I’d really, really, like to put a stop to the practice where the carriers have sold or leaked call history (or other contact information) to scammers. (Otherwise, why do I get robocalls that spoof the phone numbers of people like my boss and my daughter?)
I’ve encountered some robocalls that stay silent until you say anything, and then it tries to sound like it is talking to you.
But, if you don’t say anything, it waits forever in silence.
If they wait forever, it sounds like a good idea to just let the line sit idle and chew up resources.
I half-expect that there’s a person on the other end, so I sometimes end up repeating “hello” for a while until I’m sure I’m not going to get a response and hang up.

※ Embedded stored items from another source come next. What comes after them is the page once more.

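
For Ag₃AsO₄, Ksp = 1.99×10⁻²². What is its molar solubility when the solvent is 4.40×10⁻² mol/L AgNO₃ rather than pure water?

2.34×10⁻¹⁸ M

Ag₃AsO₄(s) ⇌ 3 Ag⁺(aq) + AsO₄³⁻(aq)
Ag⁺ is already present at 4.40×10⁻² mol/L. If s mol/L of Ag₃AsO₄ dissolves, [AsO₄³⁻] = s while [Ag⁺] ≈ 4.40×10⁻² mol/L.
Ksp = [Ag⁺]^3[AsO₄³⁻] = (4.40×10⁻²)^3s
s = 1.99×10⁻²² / (4.40×10⁻²)^3 = 2.34×10⁻¹⁸
s = 2.34×10⁻¹⁸ mol/L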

So far, there’s never a response.
My mom gets some of those “pretending they’re talking to you” messages, but she gets them on her answering machine, where they’ve been cut off because they started talking before it recorded, all of which rather defeats the illusion. They’re weirdly disconcerting, as in that context they’re clearly automated, but they’re also pretending not to be (also some pretend the recipient is the caller and ask them to stay on the line because the “call is important to them”… and then it hangs up.)
I’m honestly kind of surprised the telecoms haven’t taken some kind of action in the name of self-preservation. Almost everyone I know has ditched their landlines at least in part because all the robocalls made them more trouble than they were worth, even for luddites.

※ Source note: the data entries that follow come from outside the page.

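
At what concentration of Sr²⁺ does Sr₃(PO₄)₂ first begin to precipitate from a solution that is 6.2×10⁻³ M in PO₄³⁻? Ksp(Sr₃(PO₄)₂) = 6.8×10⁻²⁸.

2.6×10⁻⁸ M

Precipitation begins when Q = Ksp.
Sr₃(PO₄)₂(s) ⇌ 3 Sr²⁺(aq) + 2 PO₄³⁻(aq)
Ksp = [Sr²⁺]^3[PO₄³⁻]^2 = [Sr²⁺]^3(6.2×10⁻³)^2
[Sr²⁺]^3 = 6.8×10⁻²⁸ / (6.2×10⁻³)^2 = 1.8×10⁻²³
[Sr²⁺] = 2.6×10⁻⁸ M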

Its the standard way to connect ovens. Prevents overheating of the wires.
Agree. In order of frequency I get:
Car warranties
Credit card scams
The weird, “Hello!” Recording
Silence
IRS scam
Free vacation scam/pitch
iCloud account scam
Something in Spanish (?)
Something in Chinese
Is “Your suffering will be legendary, even in hell.” a permissible sentencing guideline?
Because I think this situation is going to require it; and since spammers aren’t morally human 8th amendment concerns are less severe.
It’s interesting because my calls cycle through those various types of scams over time. Like, I get a bunch of credit card scam calls, then I get a period of IRS scam calls. (My mother got several years of literally daily calls from contractors looking for work, then, suddenly, nothing. I guess they all realized they had already called her multiple times.)
It’s been a while, but I used to get a lot of free vacation pitches - as that was back when there was a person to talk to, I finally got annoyed enough that I started amusing myself by trolling them with outrageous stories of fictional vacations friends of mine had been on (that resulted in homicides), and could I get a vacation like that, too? They… stopped calling after that. The phone company also used to constantly call me to try to get me to “upgrade” my service, eventually causing me to start insisting that I actually had no phone at all and was communicating with them through mental telepathy. It’s probably coincidence that they also stopped calling me…
Strange, isn’t it? The invisible hand that regulates the market appears to always favor capital.